Nearly screamed when he realized it was you, knife plunged deep into your gut, blood pouring from your body onto the floor, pooling around you. He called your name, scooped you into his arms. You didn’t move.
You weren’t breathing by the time he got you to the hospital.
He paced the sterile white floors for hours while they worked on you, blinking in the too bright light. Caught sight of himself in the glass hospital doors; crisp white shirt soaked through with crimson blood. Your blood. Hair disheveled, face pinched with worry. He’d run the whole way here with you in his arms.
When they finally told him you were stable, he excused himself for a moment. He stood outside, let the cold air ground him. Pushed the emotions away and pulled the stoic mask back into place.
When he came back, the doctors and nurses gave him information- so much information. Pills, instructions, directions. Follow up appointments he knew you’d never keep. Exercises, creams, endless fucking information.
He had to fill out paperwork. He knew everything about you. Listed his address as your own. He added himself as your emergency contact.
When you were finally discharged, going home wasn’t an option. Katsuki took you back to his place. He’d had the front door professionally cleaned. You could barely see the bloodstain anymore. He still couldn’t stand looking at it.
He broke down that first night when you tried to slip out, halfway between a shadow and his living room. You hated the way he cried, the way he cared.
You stayed.
He took care of you. Called out of work. Gave you your medications and took out your stitches when it was time. Asked you to forgive him for taking you to the hospital.
“I know you hate them. But I couldn’t have saved you.”
“I know.”
Something shifted a week into you staying together.
The nightmares were worse. You asked him to lay in bed with you, to hold you. He’d been staying on the couch up until that point, but he didn’t hesitate.
You talked that night. Fell asleep together. Woke up with his arms still around you.
You began to open up. You started telling him more about your quirk. He was supportive. Kind. Understanding when you drew back.

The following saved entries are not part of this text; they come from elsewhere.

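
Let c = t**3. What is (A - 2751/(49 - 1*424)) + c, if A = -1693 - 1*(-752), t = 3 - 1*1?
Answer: -115708/125 ≈ -925.66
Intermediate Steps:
t = 2 (t = 3 - 1 = 2)
c = 8 (c = 2**3 = 8)
A = -941 (A = -1693 + 752 = -941)
(A - 2751/(49 - 1*424)) + c = (-941 - 2751/(49 - 1*424)) + 8 = (-941 - 2751/(49 - 424)) + 8 = (-941 - 2751/(-375)) + 8 = (-941 - 2751*(-1/375)) + 8 = (-941 + 917/125) + 8 = -116708/125 + 8 = -115708/125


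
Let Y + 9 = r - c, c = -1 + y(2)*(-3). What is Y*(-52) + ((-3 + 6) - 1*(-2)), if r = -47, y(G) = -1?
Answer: 3021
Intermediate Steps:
c = 2 (c = -1 - 1*(-3) = -1 + 3 = 2)
Y = -58 (Y = -9 + (-47 - 1*2) = -9 + (-47 - 2) = -9 - 49 = -58)
Y*(-52) + ((-3 + 6) - 1*(-2)) = -58*(-52) + ((-3 + 6) - 1*(-2)) = 3016 + (3 + 2) = 3016 + 5 = 3021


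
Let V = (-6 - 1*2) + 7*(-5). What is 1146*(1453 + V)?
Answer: 1615860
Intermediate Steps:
V = -43 (V = (-6 - 2) - 35 = -8 - 35 = -43)
1146*(1453 + V) = 1146*(1453 - 43) = 1146*1410 = 1615860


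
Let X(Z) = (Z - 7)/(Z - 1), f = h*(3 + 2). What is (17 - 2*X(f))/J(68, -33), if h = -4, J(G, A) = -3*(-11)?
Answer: 101/231 ≈ 0.43723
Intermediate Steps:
J(G, A) = 33
f = -20 (f = -4*(3 + 2) = -4*5 = -20)
X(Z) = (-7 + Z)/(-1 + Z)
(17 - 2*X(f))/J(68, -33) = (17 - 2*(-7 - 20)/(-1 - 20))/33 = (17 - 2*(-27)/(-21))*(1/33) = (17 - (-2)*(-27)/21)*(1/33) = (17 - 2*9/7)*(1/33) = (17 - 18/7)*(1/33) = (101/7)*(1/33) = 101/231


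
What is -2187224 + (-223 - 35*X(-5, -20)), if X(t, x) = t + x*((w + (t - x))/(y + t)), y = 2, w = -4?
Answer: -6569516/3 ≈ -2.1898e+6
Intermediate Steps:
X(t, x) = t + x*(-4 + t - x)/(2 + t) (X(t, x) = t + x*((-4 + (t - x))/(2 + t)) = t + x*((-4 + t - x)/(2 + t)) = t + x*(-4 + t - x)/(2 + t))
-2187224 + (-223 - 35*X(-5, -20)) = -2187224 + (-223 - 35*((-5)² - 1*(-20)² - 4*(-20) + 2*(-5) - 5*(-20))/(2 - 5)) = -2187224 + (-223 - 35*(25 - 1*400 + 80 - 10 + 100)/(-3)) = -2187224 + (-223 - (-35)*(25 - 400 + 80 - 10 + 100)/3) = -2187224 + (-223 - (-35)*(-205)/3) = -2187224 + (-223 - 35*205/3) = -2187224 + (-223 - 7175/3) = -2187224 - 7844/3 = -6569516/3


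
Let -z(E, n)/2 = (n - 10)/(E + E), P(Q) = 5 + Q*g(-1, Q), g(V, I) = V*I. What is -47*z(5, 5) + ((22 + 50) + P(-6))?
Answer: -6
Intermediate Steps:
g(V, I) = I*V
P(Q) = 5 - Q² (P(Q) = 5 + Q*(Q*(-1)) = 5 + Q*(-Q) = 5 - Q²)
z(E, n) = -(-10 + n)/E (z(E, n) = -2*(n - 10)/(E + E) = -2*(-10 + n)/(2*E) = -2*(-10 + n)*1/(2*E) = -(-10 + n)/E)
-47*z(5, 5) + ((22 + 50) + P(-6)) = -47*(10 - 1*5)/5 + ((22 + 50) + (5 - 1*(-6)²)) = -47*(10 - 5)/5 + (72 + (5 - 1*36)) = -47*5/5 + (72 + (5 - 36)) = -47*1 + (72 - 31) = -47 + 41 = -6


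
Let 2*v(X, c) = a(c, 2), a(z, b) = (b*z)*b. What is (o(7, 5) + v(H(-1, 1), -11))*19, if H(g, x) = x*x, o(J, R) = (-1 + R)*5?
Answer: -38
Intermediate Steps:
o(J, R) = -5 + 5*R
H(g, x) = x²
a(z, b) = z*b²
v(X, c) = 2*c (v(X, c) = (c*2²)/2 = (c*4)/2 = (4*c)/2 = 2*c)
(o(7, 5) + v(H(-1, 1), -11))*19 = ((-5 + 5*5) + 2*(-11))*19 = ((-5 + 25) - 22)*19 = (20 - 22)*19 = -2*19 = -38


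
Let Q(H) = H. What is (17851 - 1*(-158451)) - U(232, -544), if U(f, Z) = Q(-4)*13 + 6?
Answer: 176348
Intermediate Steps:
U(f, Z) = -46 (U(f, Z) = -4*13 + 6 = -52 + 6 = -46)
(17851 - 1*(-158451)) - U(232, -544) = (17851 - 1*(-158451)) - 1*(-46) = (17851 + 158451) + 46 = 176302 + 46 = 176348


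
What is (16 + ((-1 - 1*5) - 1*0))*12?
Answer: 120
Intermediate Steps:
(16 + ((-1 - 1*5) - 1*0))*12 = (16 + ((-1 - 5) + 0))*12 = (16 + (-6 + 0))*12 = (16 - 6)*12 = 10*12 = 120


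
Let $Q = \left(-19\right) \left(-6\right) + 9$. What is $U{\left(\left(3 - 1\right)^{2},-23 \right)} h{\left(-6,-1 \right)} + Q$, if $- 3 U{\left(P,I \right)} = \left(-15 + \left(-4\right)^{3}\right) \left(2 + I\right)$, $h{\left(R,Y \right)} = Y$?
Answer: $676$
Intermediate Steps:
$U{\left(P,I \right)} = \frac{158}{3} + \frac{79 I}{3}$ ($U{\left(P,I \right)} = - \frac{\left(-15 + \left(-4\right)^{3}\right) \left(2 + I\right)}{3} = - \frac{\left(-15 - 64\right) \left(2 + I\right)}{3} = - \frac{\left(-79\right) \left(2 + I\right)}{3} = - \frac{-158 - 79 I}{3} = \frac{158}{3} + \frac{79 I}{3}$)
$Q = 123$ ($Q = 114 + 9 = 123$)
$U{\left(\left(3 - 1\right)^{2},-23 \right)} h{\left(-6,-1 \right)} + Q = \left(\frac{158}{3} + \frac{79}{3} \left(-23\right)\right) \left(-1\right) + 123 = \left(\frac{158}{3} - \frac{1817}{3}\right) \left(-1\right) + 123 = \left(-553\right) \left(-1\right) + 123 = 553 + 123 = 676$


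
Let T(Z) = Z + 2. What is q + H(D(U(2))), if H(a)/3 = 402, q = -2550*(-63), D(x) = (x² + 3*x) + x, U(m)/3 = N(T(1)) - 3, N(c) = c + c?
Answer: 161856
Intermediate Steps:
T(Z) = 2 + Z
N(c) = 2*c
U(m) = 9 (U(m) = 3*(2*(2 + 1) - 3) = 3*(2*3 - 3) = 3*(6 - 3) = 3*3 = 9)
D(x) = x² + 4*x
q = 160650
H(a) = 1206 (H(a) = 3*402 = 1206)
q + H(D(U(2))) = 160650 + 1206 = 161856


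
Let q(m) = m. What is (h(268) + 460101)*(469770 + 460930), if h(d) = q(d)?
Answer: 428465428300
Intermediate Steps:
h(d) = d
(h(268) + 460101)*(469770 + 460930) = (268 + 460101)*(469770 + 460930) = 460369*930700 = 428465428300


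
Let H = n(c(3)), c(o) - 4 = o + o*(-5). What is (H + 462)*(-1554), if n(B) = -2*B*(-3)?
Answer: -643356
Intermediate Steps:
c(o) = 4 - 4*o (c(o) = 4 + (o + o*(-5)) = 4 + (o - 5*o) = 4 - 4*o)
n(B) = 6*B
H = -48 (H = 6*(4 - 4*3) = 6*(4 - 12) = 6*(-8) = -48)
(H + 462)*(-1554) = (-48 + 462)*(-1554) = 414*(-1554) = -643356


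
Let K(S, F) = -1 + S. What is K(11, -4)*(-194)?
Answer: -1940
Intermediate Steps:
K(11, -4)*(-194) = (-1 + 11)*(-194) = 10*(-194) = -1940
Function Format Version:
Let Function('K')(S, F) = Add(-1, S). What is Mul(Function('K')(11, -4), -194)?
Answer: -1940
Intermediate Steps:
Mul(Function('K')(11, -4), -194) = Mul(Add(-1, 11), -194) = Mul(10, -194) = -1940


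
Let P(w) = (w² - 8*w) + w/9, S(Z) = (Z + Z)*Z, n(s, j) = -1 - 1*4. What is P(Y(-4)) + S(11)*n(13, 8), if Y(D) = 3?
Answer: -3674/3 ≈ -1224.7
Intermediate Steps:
n(s, j) = -5 (n(s, j) = -1 - 4 = -5)
S(Z) = 2*Z² (S(Z) = (2*Z)*Z = 2*Z²)
P(w) = w² - 71*w/9 (P(w) = (w² - 8*w) + w*(⅑) = (w² - 8*w) + w/9 = w² - 71*w/9)
P(Y(-4)) + S(11)*n(13, 8) = (⅑)*3*(-71 + 9*3) + (2*11²)*(-5) = (⅑)*3*(-71 + 27) + (2*121)*(-5) = (⅑)*3*(-44) + 242*(-5) = -44/3 - 1210 = -3674/3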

He asked questions and he listened, never telling you that what you felt was wrong.
His actions made you take a long look at what you’d become.

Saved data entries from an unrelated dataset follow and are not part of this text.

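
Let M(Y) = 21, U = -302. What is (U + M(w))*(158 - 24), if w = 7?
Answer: -37654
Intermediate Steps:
(U + M(w))*(158 - 24) = (-302 + 21)*(158 - 24) = -281*134 = -37654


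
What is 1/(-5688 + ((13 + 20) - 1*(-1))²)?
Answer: -1/4532 ≈ -0.00022065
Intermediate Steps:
1/(-5688 + ((13 + 20) - 1*(-1))²) = 1/(-5688 + (33 + 1)²) = 1/(-5688 + 34²) = 1/(-5688 + 1156) = 1/(-4532) = -1/4532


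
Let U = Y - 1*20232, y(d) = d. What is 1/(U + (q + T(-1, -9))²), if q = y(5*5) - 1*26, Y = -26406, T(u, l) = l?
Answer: -1/46538 ≈ -2.1488e-5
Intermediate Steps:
U = -46638 (U = -26406 - 1*20232 = -26406 - 20232 = -46638)
q = -1 (q = 5*5 - 1*26 = 25 - 26 = -1)
1/(U + (q + T(-1, -9))²) = 1/(-46638 + (-1 - 9)²) = 1/(-46638 + (-10)²) = 1/(-46638 + 100) = 1/(-46538) = -1/46538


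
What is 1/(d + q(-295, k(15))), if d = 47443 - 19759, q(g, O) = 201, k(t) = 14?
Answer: 1/27885 ≈ 3.5862e-5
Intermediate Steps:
d = 27684
1/(d + q(-295, k(15))) = 1/(27684 + 201) = 1/27885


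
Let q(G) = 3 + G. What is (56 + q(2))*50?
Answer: 3050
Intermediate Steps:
(56 + q(2))*50 = (56 + (3 + 2))*50 = (56 + 5)*50 = 61*50 = 3050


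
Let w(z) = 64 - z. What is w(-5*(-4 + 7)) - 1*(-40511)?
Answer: 40590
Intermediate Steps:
w(-5*(-4 + 7)) - 1*(-40511) = (64 - (-5)*(-4 + 7)) - 1*(-40511) = (64 - (-5)*3) + 40511 = (64 - 1*(-15)) + 40511 = (64 + 15) + 40511 = 79 + 40511 = 40590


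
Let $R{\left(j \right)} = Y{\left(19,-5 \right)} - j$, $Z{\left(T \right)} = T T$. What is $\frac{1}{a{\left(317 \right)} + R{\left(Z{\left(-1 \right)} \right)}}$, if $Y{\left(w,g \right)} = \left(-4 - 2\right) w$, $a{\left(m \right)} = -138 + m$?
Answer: $\frac{1}{64} \approx 0.015625$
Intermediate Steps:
$Y{\left(w,g \right)} = - 6 w$
$Z{\left(T \right)} = T^{2}$
$R{\left(j \right)} = -114 - j$ ($R{\left(j \right)} = \left(-6\right) 19 - j = -114 - j$)
$\frac{1}{a{\left(317 \right)} + R{\left(Z{\left(-1 \right)} \right)}} = \frac{1}{\left(-138 + 317\right) - 115} = \frac{1}{179 - 115} = \frac{1}{64}$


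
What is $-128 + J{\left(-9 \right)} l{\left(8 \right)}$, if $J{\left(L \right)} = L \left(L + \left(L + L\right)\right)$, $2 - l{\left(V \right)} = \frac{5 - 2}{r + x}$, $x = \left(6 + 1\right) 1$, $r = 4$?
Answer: $\frac{3209}{11} \approx 291.73$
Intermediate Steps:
$x = 7$ ($x = 7 \cdot 1 = 7$)
$l{\left(V \right)} = \frac{19}{11}$ ($l{\left(V \right)} = 2 - \frac{5 - 2}{4 + 7} = 2 - \frac{3}{11} = \frac{19}{11}$)
$J{\left(L \right)} = 3 L^{2}$ ($J{\left(L \right)} = L \left(L + 2 L\right) = L 3 L = 3 L^{2}$)
$-128 + J{\left(-9 \right)} l{\left(8 \right)} = -128 + 3 \left(-9\right)^{2} \cdot \frac{19}{11} = -128 + 3 \cdot 81 \cdot \frac{19}{11} = -128 + 243 \cdot \frac{19}{11} = -128 + \frac{4617}{11} = \frac{3209}{11}$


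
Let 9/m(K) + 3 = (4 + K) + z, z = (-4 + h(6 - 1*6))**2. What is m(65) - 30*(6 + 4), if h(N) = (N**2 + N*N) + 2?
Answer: -20991/70 ≈ -299.87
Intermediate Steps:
h(N) = 2 + 2*N**2 (h(N) = (N**2 + N**2) + 2 = 2*N**2 + 2 = 2 + 2*N**2)
z = 4 (z = (-4 + (2 + 2*(6 - 1*6)**2))**2 = (-4 + (2 + 2*(6 - 6)**2))**2 = (-4 + (2 + 2*0**2))**2 = (-4 + (2 + 2*0))**2 = (-4 + (2 + 0))**2 = (-4 + 2)**2 = (-2)**2 = 4)
m(K) = 9/(5 + K) (m(K) = 9/(-3 + ((4 + K) + 4)) = 9/(-3 + (8 + K)) = 9/(5 + K))
m(65) - 30*(6 + 4) = 9/(5 + 65) - 30*(6 + 4) = 9/70 - 30*10 = 9*(1/70) - 300 = 9/70 - 300 = -20991/70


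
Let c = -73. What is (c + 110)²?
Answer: 1369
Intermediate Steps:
(c + 110)² = (-73 + 110)² = 37² = 1369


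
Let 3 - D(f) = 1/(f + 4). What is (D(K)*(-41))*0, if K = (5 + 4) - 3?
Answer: 0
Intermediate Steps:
K = 6 (K = 9 - 3 = 6)
D(f) = 3 - 1/(4 + f) (D(f) = 3 - 1/(f + 4) = 3 - 1/(4 + f))
(D(K)*(-41))*0 = (((11 + 3*6)/(4 + 6))*(-41))*0 = (((11 + 18)/10)*(-41))*0 = (((⅒)*29)*(-41))*0 = ((29/10)*(-41))*0 = -1189/10*0 = 0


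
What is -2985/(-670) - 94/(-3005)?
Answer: 1806581/402670 ≈ 4.4865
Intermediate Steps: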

Slowly, you healed. Bruises faded. The wound on your stomach scarred over.
He started to see it, too. You laughed during breakfast one morning and he dropped a glass. Glimpses of his best friend, that happy girl he knew. She was peeking out, scratching the surface for a moment here and there.
Somewhere along the way you both found it. That thing you’d been missing the first time around.
Now he kisses your forehead and makes you breakfast every morning. You quit vigilante work, quit the reckless, self destructive behavior you’d fallen into. The therapist you see twice a week has been helping you work on…everything, related to your quirk. You’re reapplying for your hero license in the fall.
Bakugo Katsuki was your childhood best friend. You lived next door to each other for years. You went through more than you thought possible, and came out of it together.
It’s still new. Calling it love feels scary. And calling him your boyfriend, after everything, feels silly.
But for now, he’s your emergency contact. And you’re doing your best to stay away from emergencies. At least for a while.